Burnaby Mountain improv
From left, Burnaby Mountain senior improv team members Alexander Glinnum, Aeden Taylor, Emilia Michalowska, Matthew Barreto, Alexa Binotto and Noa Kozulin hoist the Lower Mainland improv trophy.

Burnaby Mountain Secondary’s senior improv team is off to the Canadian Improv Games in Ottawa this month after capturing first place at the Lower Mainland Improv Games.

The team includes three Grade 12s, Noa Kozulin, Aeden Taylor and Emilia Michalowska, who helped Mountain win the junior Lower Mainland title as Grade 10s in 2014.

They are joined this year by three Grade 11s: Matthew Barreto, Alexander Glinnum and Alexa Binotto.

The team – coached by Mountain alum Kenneth Lai, who was on the school’s national silver medal winning team in 2011 – has big shoes to fill at the national competition March 23 to 26.

Mountain won gold at the nationals in 2008, silver in 2011 and bronze in 2006.

Student essay contest

The Burnaby Teachers’ Association (BTA) has announced its annual essay contest for Burnaby students.

The topic for the 2016 contest is climate change.

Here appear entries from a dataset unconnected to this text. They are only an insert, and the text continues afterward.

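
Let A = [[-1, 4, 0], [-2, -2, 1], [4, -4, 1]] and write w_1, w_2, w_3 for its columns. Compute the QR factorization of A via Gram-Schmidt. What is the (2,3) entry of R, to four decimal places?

r_{23} = -0.9173

w_1 = (-1, -2, 4); ‖w_1‖ = 4.5826, so e_1 = (-0.2182, -0.4364, 0.8729).
e_1·w_2 = (-0.2182)·4 + (-0.4364)·(-2) + 0.8729·(-4) = -3.4915.
u_2 = w_2 + 3.4915·e_1 = (3.2381, -3.5238, -0.9524).
‖u_2‖ = 4.8795, so e_2 = (0.6636, -0.7222, -0.1952).
r_{23} = e_2·w_3 = -0.9173.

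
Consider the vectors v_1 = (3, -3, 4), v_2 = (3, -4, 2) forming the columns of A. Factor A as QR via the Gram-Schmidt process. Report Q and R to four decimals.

e_1 = v_1/‖v_1‖ = (3, -3, 4)/5.8310 = (0.5145, -0.5145, 0.6860).
r_{12} = e_1·v_2 = 4.9735.
u_2 = v_2 − 4.9735·e_1 = (0.4412, -1.4412, -1.4118).
‖u_2‖ = 2.0651, so e_2 = (0.2136, -0.6979, -0.6836).

Q = [[0.5145, 0.2136], [-0.5145, -0.6979], [0.6860, -0.6836]], R = [[5.8310, 4.9735], [0.0000, 2.0651]]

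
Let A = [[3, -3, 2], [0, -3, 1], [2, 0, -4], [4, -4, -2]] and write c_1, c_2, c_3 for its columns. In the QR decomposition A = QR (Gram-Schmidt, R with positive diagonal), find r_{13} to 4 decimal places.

r_{13} = -1.8570

c_1 = (3, 0, 2, 4); ‖c_1‖ = 5.3852, so q_1 = (0.5571, 0.0000, 0.3714, 0.7428).
r_{13} = q_1·c_3 = -1.8570.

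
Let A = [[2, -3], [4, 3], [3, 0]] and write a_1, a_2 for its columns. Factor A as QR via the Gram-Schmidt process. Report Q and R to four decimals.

Q = [[0.3714, -0.8339], [0.7428, 0.5307], [0.5571, -0.1516]], R = [[5.3852, 1.1142], [0.0000, 4.0937]]

e_1 = a_1/‖a_1‖ = (2, 4, 3)/5.3852 = (0.3714, 0.7428, 0.5571).
r_{12} = e_1·a_2 = 1.1142.
u_2 = a_2 − 1.1142·e_1 = (-3.4138, 2.1724, -0.6207).
‖u_2‖ = 4.0937, so e_2 = (-0.8339, 0.5307, -0.1516).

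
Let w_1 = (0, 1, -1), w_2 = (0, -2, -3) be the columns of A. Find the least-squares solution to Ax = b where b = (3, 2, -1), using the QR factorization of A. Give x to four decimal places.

x = (1.6000, -0.2000)

e_1 = w_1/‖w_1‖ = (0, 1, -1)/1.4142 = (0.0000, 0.7071, -0.7071).
r_{12} = e_1·w_2 = 0.7071.
u_2 = w_2 − 0.7071·e_1 = (0.0000, -2.5000, -2.5000).
‖u_2‖ = 3.5355, so e_2 = (0.0000, -0.7071, -0.7071).
Qᵀb = (2.1213, -0.7071).
Back-substitute: x_2 = -0.7071/3.5355 = -0.2000.
x_1 = (2.1213 − 0.7071·(-0.2000))/1.4142 = 1.6000.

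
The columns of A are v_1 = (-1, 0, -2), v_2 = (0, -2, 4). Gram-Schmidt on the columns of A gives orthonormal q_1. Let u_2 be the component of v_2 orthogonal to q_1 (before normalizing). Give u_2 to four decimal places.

q_1 = v_1/‖v_1‖ = (-1, 0, -2)/2.2361 = (-0.4472, 0.0000, -0.8944).
r_{12} = q_1·v_2 = -3.5777.
u_2 = v_2 + 3.5777·q_1 = (-1.6000, -2.0000, 0.8000).

u_2 = (-1.6000, -2.0000, 0.8000)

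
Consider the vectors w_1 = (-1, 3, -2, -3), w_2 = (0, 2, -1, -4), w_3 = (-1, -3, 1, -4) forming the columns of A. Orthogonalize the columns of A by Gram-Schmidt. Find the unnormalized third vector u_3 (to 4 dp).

w_1 = (-1, 3, -2, -3); ‖w_1‖ = 4.7958, so e_1 = (-0.2085, 0.6255, -0.4170, -0.6255).
e_1·w_2 = (-0.2085)·0 + 0.6255·2 + (-0.4170)·(-1) + (-0.6255)·(-4) = 4.1703.
u_2 = w_2 − 4.1703·e_1 = (0.8696, -0.6087, 0.7391, -1.3913).
‖u_2‖ = 1.8997, so e_2 = (0.4577, -0.3204, 0.3891, -0.7324).
e_1·w_3 = (-0.2085)·(-1) + 0.6255·(-3) + (-0.4170)·1 + (-0.6255)·(-4) = 0.4170; e_2·w_3 = 0.4577·(-1) + (-0.3204)·(-3) + 0.3891·1 + (-0.7324)·(-4) = 3.8222.
u_3 = w_3 − 0.4170·e_1 − 3.8222·e_2 = (-2.6627, -2.0361, -0.3133, -0.9398).

u_3 = (-2.6627, -2.0361, -0.3133, -0.9398)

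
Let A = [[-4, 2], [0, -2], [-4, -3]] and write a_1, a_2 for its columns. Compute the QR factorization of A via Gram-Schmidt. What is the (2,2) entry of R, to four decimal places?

a_1 = (-4, 0, -4); ‖a_1‖ = 5.6569, so q_1 = (-0.7071, 0.0000, -0.7071).
q_1·a_2 = (-0.7071)·2 + 0.0000·(-2) + (-0.7071)·(-3) = 0.7071.
u_2 = a_2 − 0.7071·q_1 = (2.5000, -2.0000, -2.5000).
r_{22} = ‖u_2‖ = 4.0620.

r_{22} = 4.0620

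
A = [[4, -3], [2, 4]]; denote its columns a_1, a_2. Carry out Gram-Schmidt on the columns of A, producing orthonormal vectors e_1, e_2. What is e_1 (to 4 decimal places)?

a_1 = (4, 2); ‖a_1‖ = 4.4721, so e_1 = (0.8944, 0.4472).

e_1 = (0.8944, 0.4472)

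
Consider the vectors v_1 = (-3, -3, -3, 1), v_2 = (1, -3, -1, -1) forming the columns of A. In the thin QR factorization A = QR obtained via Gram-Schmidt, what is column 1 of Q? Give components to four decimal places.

v_1 = (-3, -3, -3, 1); ‖v_1‖ = 5.2915, so q_1 = (-0.5669, -0.5669, -0.5669, 0.1890).

q_1 = (-0.5669, -0.5669, -0.5669, 0.1890)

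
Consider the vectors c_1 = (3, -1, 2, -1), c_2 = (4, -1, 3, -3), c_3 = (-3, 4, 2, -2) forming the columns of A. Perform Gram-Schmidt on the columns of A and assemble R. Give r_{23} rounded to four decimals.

r_{23} = 3.7904

q_1 = c_1/‖c_1‖ = (3, -1, 2, -1)/3.8730 = (0.7746, -0.2582, 0.5164, -0.2582).
r_{12} = q_1·c_2 = 5.6804.
u_2 = c_2 − 5.6804·q_1 = (-0.4000, 0.4667, 0.0667, -1.5333).
‖u_2‖ = 1.6533, so q_2 = (-0.2419, 0.2823, 0.0403, -0.9274).
r_{23} = q_2·c_3 = 3.7904.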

“I look forward to reading what our young people have to contribute to this important dialogue,” BTA second vice-president Leanne Sjodin said in a press release.

The top-two essays written by contestants in grades 11 and 12 will win prizes of $500 each, while winners in the grade-8-to-10 category will earn gift certificates.

Find entry forms for the contest online at www.burnabyteachers.com. The deadline for submission is March 31. Winning entries will be published online.

New professorships

Simon Fraser University has seven new Canada Research Chairs worth a total of $6.2 million over the next seven years.

The research professorships are funded by the Canada Research Chair Program to attract and retain world-class academic talent at Canadian universities to make Canada a leading country in research and development.

SFU’s Kelley Lee, who works in global health governance, and John McDonald, a cognitive neuroscientist, were awarded Tier 1 chairs worth $200,000 annually for seven years.

Tier 2 chairs worth $100,000 annually for five years went to Marlene Moretti in youth clinical psychology, Jiguo Cao in data science, Roger Linington in chemical biology, Stephanie Simmons in quantum nanoelectronics, and David Sivak in nonequilibrium statistical biophysics.

Moscrop mathletes shine

Moscrop Secondary was first in B.C. and fourth in the nation out of 631 schools in this year’s Canadian Senior Math Competition, organized by the University of Waterloo.

The only Canadian schools to beat them were special schools in Ontario for math and sciences with gifted programs, according to Moscrop math teacher Danny Young.

Moscrop’s top-five math competitors in the contest were Edward Jiang, Ivon Liu, James Jiang, Eric Wen and Jimmy Qi.

Moscrop’s junior competitors, meanwhile, placed fourth in B.C. and seventh in the country in Waterloo’s Canadian Intermediate Mathematics Contest for students in grades 8 to 10.